New Title IX Rules Retroactive: Doe v. Rensselaer Polytechnic University

The new Title IX rules instituted on August 14, 2020 guarantee more due process rights to both the accused and to accusers.  Still, colleges and universities that fought the new regulations tooth and nail, wish to keep applying their old rules as long as they can.  Recently, the United States District Court, Northern District of New York told RPI that it could not do so.  The court granted a preliminary injunction in Doe v. Rensselaer Polytechnic University after the school refused to apply the new regulations because the campus complaint predated the effective date of the regulations.  

Background

College students John Doe and Jane Roe had intercourse, while intoxicated, several times one night in early January 2020. After the encounter, both alleged that the other assaulted them. 

Both Doe and Roe filed Title IX complaints with RPI. Doe alleged that Roe coerced him into sex without a condom several times while he was too drunk to fully consent.  Roe alleged that Doe coerced her into sex, squeezed her neck during an argument, rubbed his genitals on her while sleeping and filmed her getting dressed in the morning. 

The school interviewed both parties as part of their Title IX procedures.
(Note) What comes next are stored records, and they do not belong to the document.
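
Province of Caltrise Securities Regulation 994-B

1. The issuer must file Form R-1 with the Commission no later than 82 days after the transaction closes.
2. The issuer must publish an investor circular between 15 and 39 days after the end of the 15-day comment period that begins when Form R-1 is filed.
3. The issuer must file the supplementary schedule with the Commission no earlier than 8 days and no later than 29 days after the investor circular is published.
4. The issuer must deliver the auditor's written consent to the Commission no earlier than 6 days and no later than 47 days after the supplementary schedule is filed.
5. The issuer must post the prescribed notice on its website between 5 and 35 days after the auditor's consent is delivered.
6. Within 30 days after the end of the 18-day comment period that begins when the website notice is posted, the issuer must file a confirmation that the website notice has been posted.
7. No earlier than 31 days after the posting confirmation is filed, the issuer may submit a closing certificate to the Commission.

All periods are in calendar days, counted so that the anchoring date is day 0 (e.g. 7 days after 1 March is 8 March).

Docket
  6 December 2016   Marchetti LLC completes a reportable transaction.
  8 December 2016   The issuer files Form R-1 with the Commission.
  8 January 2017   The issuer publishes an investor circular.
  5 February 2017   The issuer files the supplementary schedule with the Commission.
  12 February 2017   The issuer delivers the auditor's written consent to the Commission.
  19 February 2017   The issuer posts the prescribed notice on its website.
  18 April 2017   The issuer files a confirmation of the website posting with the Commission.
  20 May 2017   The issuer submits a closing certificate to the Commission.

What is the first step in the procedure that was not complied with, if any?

Step 6

(1) due by 6 December 2016 + 82 days = 26 February 2017; done 8 December 2016 — timely.
(2) the permitted window runs from 23 December 2016 + 15 = 7 January 2017 to 23 December 2016 + 39 = 31 January 2017; 8 January 2017 falls inside that range.
(3) the permitted window runs from 8 January 2017 + 8 = 16 January 2017 to 8 January 2017 + 29 = 6 February 2017; done 5 February 2017, which is between those dates.
(4) the permitted window runs from 5 February 2017 + 6 = 11 February 2017 to 5 February 2017 + 47 = 24 March 2017; done 12 February 2017, which is between those dates.
(5) the permitted window runs from 12 February 2017 + 5 = 17 February 2017 to 12 February 2017 + 35 = 19 March 2017; done 19 February 2017 — within the window.
(6) due by 9 March 2017 + 30 days = 8 April 2017; done 18 April 2017 — 10 days late.
The procedure was therefore not followed at step 6.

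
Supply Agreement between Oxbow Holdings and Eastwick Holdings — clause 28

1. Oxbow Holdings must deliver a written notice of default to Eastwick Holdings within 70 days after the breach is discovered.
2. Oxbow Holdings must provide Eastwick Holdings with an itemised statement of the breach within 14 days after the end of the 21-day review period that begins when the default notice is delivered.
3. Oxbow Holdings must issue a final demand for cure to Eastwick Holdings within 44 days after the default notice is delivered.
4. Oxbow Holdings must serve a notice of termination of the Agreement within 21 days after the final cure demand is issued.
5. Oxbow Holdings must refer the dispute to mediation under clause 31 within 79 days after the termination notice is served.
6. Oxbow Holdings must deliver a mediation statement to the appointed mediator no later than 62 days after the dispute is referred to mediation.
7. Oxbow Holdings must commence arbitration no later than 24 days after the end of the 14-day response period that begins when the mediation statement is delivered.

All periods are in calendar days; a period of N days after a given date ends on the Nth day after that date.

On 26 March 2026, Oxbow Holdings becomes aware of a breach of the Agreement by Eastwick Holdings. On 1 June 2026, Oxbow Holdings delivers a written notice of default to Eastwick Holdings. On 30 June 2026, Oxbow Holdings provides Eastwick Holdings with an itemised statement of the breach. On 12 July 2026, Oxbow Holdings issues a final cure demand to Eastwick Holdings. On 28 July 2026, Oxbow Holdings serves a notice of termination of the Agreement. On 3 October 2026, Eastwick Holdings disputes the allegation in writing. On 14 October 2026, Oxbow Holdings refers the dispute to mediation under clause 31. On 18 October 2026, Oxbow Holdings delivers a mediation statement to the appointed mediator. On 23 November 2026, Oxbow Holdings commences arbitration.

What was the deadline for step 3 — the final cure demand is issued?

Step 3 runs from 1 June 2026, when the default notice is delivered. 44 days after 1 June 2026 is 15 July 2026.

15 July 2026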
They then found that Roe’s claim could go forward but dismissed Doe’s complaint against Roe. 

Doe appealed but was denied once more. He then filed a complaint alleging discrimination in the way the school used a previous version of its Title IX rules to adjudicate Doe and Roe’s claims. 

He requested a temporary restraining order and preliminary injunction to stop RPI from applying its policy that predated the new regulations.

Applying The New Title IX Rules

The new Title IX rules guarantee the accused and the accuser the right to hear, challenge, and cross-examine witnesses against them and the right to evidence gathered in the school’s investigation.

Judge David N. Hurd pointed out that, whatever version of RPI’s Title IX rules should apply, allowing Roe’s case to proceed while Doe’s was dismissed highlighted several “bizarre” gender discrimination issues. 

The fact that the students were mutually intoxicated, yet Doe’s claim was dismissed while Roe’s was upheld, seemed to apply a different standard to the accused. That is, when “the “female’s complaint is accepted, flaws and all, while the male’s complaint is rejected for having similar flaws, that discrepancy lends force to the conclusion that the difference is traceable to gender discrimination.”

Then however, Judge Hurd turned to RPI’s insistence on applying outdated rules to Doe despite having adopted a new Title IX policy to comply with the August 14, 2020 effective date for the new regulations.  Judge Hurd noted that RPI’s choice to apply 2018 standards to the case—preventing Doe from cross-examining witnesses, for example—was not only an “administrative headache” but appeared specifically calculated to unfairly disadvantage John Doe.  Given the administrative burden of maintaining two separate policies, simply to make sure that the more rigorous 2020 standards remain beyond the reach of some students, the court found RPI’s “prospective non-discriminatory reason for nor not proceeding … under the 2020 rules” unconvincing.

The Doe v. RPI indicates that students should insist on the new Title IX rules, whatever excuse schools make to put off their implementation.